McLaren believes the Monocell process could revolutionise car design by finding its way into more mainstream cars. A 12C chassis can now be built in just four hours at less than a tenth of the cost of the McLaren F1’s chassis in 1993. It weighs a mere 80kg, yet it provides most of the car’s class-beating rigidity and does a myriad of jobs, including providing direct mounts for the steering and front suspension.
The 12C tub bolts directly to an engine/suspension cradle made of aluminium extrusions and there are crushable alloy structures at either end, beneath the SMC body panels.
Why no carbonfibre panels? Carbon would be costly and deliver no extra function; better to spend the money on fruitful refinements in other areas.

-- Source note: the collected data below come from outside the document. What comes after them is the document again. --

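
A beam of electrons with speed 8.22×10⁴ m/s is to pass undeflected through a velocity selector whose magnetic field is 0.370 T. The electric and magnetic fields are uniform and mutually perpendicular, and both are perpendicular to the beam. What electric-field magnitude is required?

E = 3.04×10⁴ V/m

For straight-line motion qE = qvB, so E = vB.
E = 8.22×10⁴ × 0.370 = 3.04×10⁴ V/m.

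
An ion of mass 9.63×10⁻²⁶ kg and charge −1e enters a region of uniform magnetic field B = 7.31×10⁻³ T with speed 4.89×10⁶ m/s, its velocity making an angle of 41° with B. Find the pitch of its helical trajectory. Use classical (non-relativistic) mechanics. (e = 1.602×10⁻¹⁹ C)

v∥ = v cosθ = 4.89×10⁶·cos41° ≈ 3.691×10⁶ m/s.
T = 2πm/(|q|B) = 2π(9.63×10⁻²⁶)/((1.602×10⁻¹⁹)(7.31×10⁻³)) ≈ 5.167×10⁻⁴ s.
pitch = v∥ T = (3.691×10⁶)(5.167×10⁻⁴) ≈ 1910 m.

p ≈ 1910 m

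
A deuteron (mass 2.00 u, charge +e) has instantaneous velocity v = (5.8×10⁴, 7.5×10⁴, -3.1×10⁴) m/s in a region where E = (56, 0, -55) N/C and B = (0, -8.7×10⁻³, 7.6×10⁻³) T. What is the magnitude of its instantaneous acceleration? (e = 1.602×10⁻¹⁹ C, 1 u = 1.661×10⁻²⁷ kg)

v×B = (300, -441, -505) N/C.
E + v×B = (356, -441, -560) N/C.
F = q(E + v×B) = (1.602×10⁻¹⁹ C)·(356, -441, -560) = (5.71×10⁻¹⁷, -7.06×10⁻¹⁷, -8.96×10⁻¹⁷) N.
|a| = |F|/m = 1.276×10⁻¹⁶/3.322×10⁻²⁷ ≈ 3.84×10¹⁰ m/s².

|a| ≈ 3.84×10¹⁰ m/s²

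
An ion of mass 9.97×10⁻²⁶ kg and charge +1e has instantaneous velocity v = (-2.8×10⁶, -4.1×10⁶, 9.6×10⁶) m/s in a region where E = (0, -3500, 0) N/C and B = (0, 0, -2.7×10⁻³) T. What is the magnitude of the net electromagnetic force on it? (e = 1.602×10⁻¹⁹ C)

v×B = (1.11×10⁴, -7560, 0) N/C.
E + v×B = (1.11×10⁴, -1.11×10⁴, 0) N/C.
F = q(E + v×B) = (1.602×10⁻¹⁹ C)·(1.11×10⁴, -1.11×10⁴, 0) = (1.77×10⁻¹⁵, -1.77×10⁻¹⁵, 0) N.
|F| = 2.51×10⁻¹⁵ N.

|F| ≈ 2.51×10⁻¹⁵ N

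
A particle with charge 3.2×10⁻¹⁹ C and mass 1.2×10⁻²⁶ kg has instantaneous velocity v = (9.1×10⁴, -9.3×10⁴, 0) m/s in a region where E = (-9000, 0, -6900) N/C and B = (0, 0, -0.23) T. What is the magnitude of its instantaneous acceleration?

|a| ≈ 6.74×10¹¹ m/s²

v×B = (2.14×10⁴, 2.09×10⁴, 0) N/C.
E + v×B = (1.24×10⁴, 2.09×10⁴, -6900) N/C.
F = q(E + v×B) = (3.2×10⁻¹⁹ C)·(1.24×10⁴, 2.09×10⁴, -6900) = (3.96×10⁻¹⁵, 6.70×10⁻¹⁵, -2.21×10⁻¹⁵) N.
|a| = |F|/m = 8.090×10⁻¹⁵/1.2×10⁻²⁶ ≈ 6.74×10¹¹ m/s².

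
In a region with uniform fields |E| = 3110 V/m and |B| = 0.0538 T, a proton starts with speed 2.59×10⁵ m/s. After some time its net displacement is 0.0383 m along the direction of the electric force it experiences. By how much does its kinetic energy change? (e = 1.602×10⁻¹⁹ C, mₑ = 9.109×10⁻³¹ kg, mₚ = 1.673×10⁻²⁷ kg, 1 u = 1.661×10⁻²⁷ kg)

The magnetic force is always ⟂ v and does no work; only the electric force changes KE.
ΔKE = F_E · d = |q|E d = (1.602×10⁻¹⁹)(3110)(0.0383) ≈ 1.91×10⁻¹⁷ J.

ΔKE ≈ 1.91×10⁻¹⁷ J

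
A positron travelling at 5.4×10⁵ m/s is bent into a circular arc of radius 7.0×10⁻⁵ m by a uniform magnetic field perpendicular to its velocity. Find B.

B ≈ 0.044 T

From |q|vB = mv²/r, B = mv/(|q|r).
B = (9.109×10⁻³¹)(5.4×10⁵)/((1.602×10⁻¹⁹)(7.0×10⁻⁵)) ≈ 0.044 T.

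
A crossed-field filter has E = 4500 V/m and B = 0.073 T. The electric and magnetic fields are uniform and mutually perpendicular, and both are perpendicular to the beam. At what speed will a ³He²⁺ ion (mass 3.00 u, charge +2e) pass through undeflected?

Straight-line motion ⇒ electric and magnetic forces cancel, so E = vB.
v = E/B = 4500/0.073 = 6.2×10⁴ m/s.
The result is independent of the particle's charge and mass.

v = 6.2×10⁴ m/s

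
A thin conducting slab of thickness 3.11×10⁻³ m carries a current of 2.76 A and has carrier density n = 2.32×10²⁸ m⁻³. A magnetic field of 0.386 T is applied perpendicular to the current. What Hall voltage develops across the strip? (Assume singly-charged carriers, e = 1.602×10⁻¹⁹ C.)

V_H ≈ 9.22×10⁻⁸ V

V_H = IB/(n e t).
V_H = (2.76)(0.386)/((2.32×10²⁸)(1.602×10⁻¹⁹)(3.11×10⁻³)) ≈ 9.22×10⁻⁸ V.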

The 12C has electro-hydraulic rack and pinion steering and double wishbone/coil spring suspension at both ends. There’s the usual suite of electronic aids, including ABS, ESP, ASC traction control, electronic brake distribution and hill hold.
To that, McLaren adds something it pioneered in its F1 cars: brake steer, which applies the inside rear brake as the car corners, to aid turning.
The new McLaren also has a unique rear deck-mounted airbrake, in effect an electrically operated spoiler that can deploy much faster than usual (aided by clever use of aerodynamic forces) to improve stability under braking and increase retardation.
However, the big suspension story is the 12C’s pioneering use of electronic interconnection of all four adjustable dampers. This has allowed the engineers to ditch conventional mechanical anti-roll bars and create what they call “a unique relationship between ride and handling”.